The goal here is to get the data into a 2D table in the form of a List<List<Object>>
so that Drill can load this into memory vectors. If you have one range, this is really easy as the Google SDK does this and returns a list of rows. However, if you have multiple ranges, you get a list of columns with a ton of other debris.
public static List<List<Object>> getDataFromRange(Sheets service, String sheetID, String range) throws IOException {
return service.spreadsheets().values().get(sheetID, range).execute().getValues();
}
public static List<List<Object>> getBatchData(Sheets service, String sheetID, List<String> ranges) throws IOException {
logger.debug("Getting ranges: {}", ranges);
BatchGet request = service.spreadsheets().values().batchGet(sheetID).setRanges(ranges);
List<ValueRange> response = request.execute().getValueRanges();
List<List<Object>> results = new ArrayList<>();
// In Google's infinite wisdom when designing this API, the results
// are returned in a completely different fashion than when projection is not
// pushed down to Google Sheets. Specifically, if you use the regular values() to retrieve
// values from a GoogleSheet, you get a List of rows. Whereas if you use the BatchGet,
// you get a list of columns, sort of. Except these columns are embedded in a bunch of
// other debris from which you must extract the actual data.
//
// It should be noted that the GoogleSheets API does not accept multiple ranges in the
// request, so it is necessary to use the batch request.
for (int rowIndex = 0; rowIndex < ((ArrayList<?>) response.get(0).get("values")).size(); rowIndex++) {
List<Object> row = new ArrayList<>();
for (int colIndex = 0; colIndex < response.size(); colIndex++) {
try {
Object value = ((ArrayList<?>) ((ArrayList<?>) response.get(colIndex).get("values")).get(rowIndex)).get(0);
row.add(value);
} catch (IndexOutOfBoundsException | NullPointerException e) {
row.add(null);
}
}
results.add(row);
}
return results;
}
As someone who has spent a lot of time coding in Python, this is just so awful. The fact that I had to write these two methods just to get data into a usable form was really bad. It makes me wonder
In the early days, the Python community wrote PEP 20, The Zen of Python which outlines a philosophy of Python design. I couldn’t help but think of one item from PEP 20 which is:
There should be one-- and preferably only one --obvious way to do it.PEP-20
With the GS SDK, there are often zero obvious ways to do what I would imagine are common tasks, such as Authenticate. There also are tons of functionality that seems to have no clear way how to integrate. One thing I wanted to implement was a sort pushdown. After reading through the docs, I found the SortRangeRequest
which looked like it was what I would need to do that. Unfortunately, the documentation was so sparse that I just reached the point of saying I’m not spending any more time on this. The same goes for filters.

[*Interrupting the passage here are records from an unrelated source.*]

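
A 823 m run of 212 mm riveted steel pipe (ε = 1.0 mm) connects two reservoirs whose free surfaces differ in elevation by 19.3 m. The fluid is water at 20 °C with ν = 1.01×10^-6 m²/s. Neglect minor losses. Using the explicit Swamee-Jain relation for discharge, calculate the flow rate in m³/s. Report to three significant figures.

Swamee-Jain (Type II): Q = -0.965·√(gD⁵h_f/L)·ln[ε/(3.7D) + √(3.17ν²L/(gD³h_f))]
√(gD⁵h_f/L) = √(9.81·0.212⁵·19.3/823) = 0.009926
ε/(3.7D) = 0.00127; √(3.17ν²L/(gD³h_f)) = 3.84×10^-5
Q = -0.965·0.009926·ln(0.001313) = 0.06355 m³/s
Check: V = 1.80 m/s, Re = 3.78×10^5, f = 0.03022, h_f = 19.4 m ≈ 19.3 m ✓

Q ≈ 0.0636 m³/s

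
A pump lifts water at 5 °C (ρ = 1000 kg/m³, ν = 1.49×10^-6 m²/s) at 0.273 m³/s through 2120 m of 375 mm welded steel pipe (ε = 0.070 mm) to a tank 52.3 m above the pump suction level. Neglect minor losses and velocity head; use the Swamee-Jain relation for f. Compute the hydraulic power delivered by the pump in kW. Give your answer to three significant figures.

V = 4Q/(πD²) = 2.472 m/s; Re = 6.22×10^5; ε/D = 1.87×10^-4; f = 0.01511
h_f = f(L/D)V²/2g = 26.59 m
Total head H = z + h_f = 52.3 + 26.59 = 78.89 m
P_hyd = ρgQH = 1000·9.81·0.273·78.89 = 211.3 kW

P_hyd ≈ 211 kW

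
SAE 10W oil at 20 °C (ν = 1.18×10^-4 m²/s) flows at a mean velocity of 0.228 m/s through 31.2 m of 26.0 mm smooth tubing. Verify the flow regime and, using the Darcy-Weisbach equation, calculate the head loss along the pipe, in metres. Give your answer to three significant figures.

h_f ≈ 4.05 m

Re = VD/ν = 0.228·0.02600/1.18×10^-4 = 50.2 → laminar (Re < 2300)
f = 64/Re = 1.274
h_f = f(L/D)V²/(2g) = 1.274·(31.2/0.02600)·0.228²/(2·9.81) = 4.050 m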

Improvements 5: Provide One, and Only One Obvious Way for Common Tasks.
Bonus Improvement: Update the Docs so They Are Correct and Include Code Samples
The bonus improvement was perhaps the most frustrating. I can understand how an early stage startup isn’t going to have the most up to date documentation. However, for a huge company like Google, it is really pretty pathetic. In addition to omissions, I also found errors in the docs, code samples that don’t work and all sorts of other f-bomb producing goodies.
So What Happened?
Well, in the end, I did write a storage plugin for GoogleSheets that works! You can both read from and write to Google Sheets from Drill. Since DataDistillr uses Drill as our query engine, we will be integrating this into our product in the next few weeks. Ultimately, what this means for DataDistillr customers is that you will be able to directly access data from GoogleSheets, query and join it with other data sources, and also write data back to Google Sheets.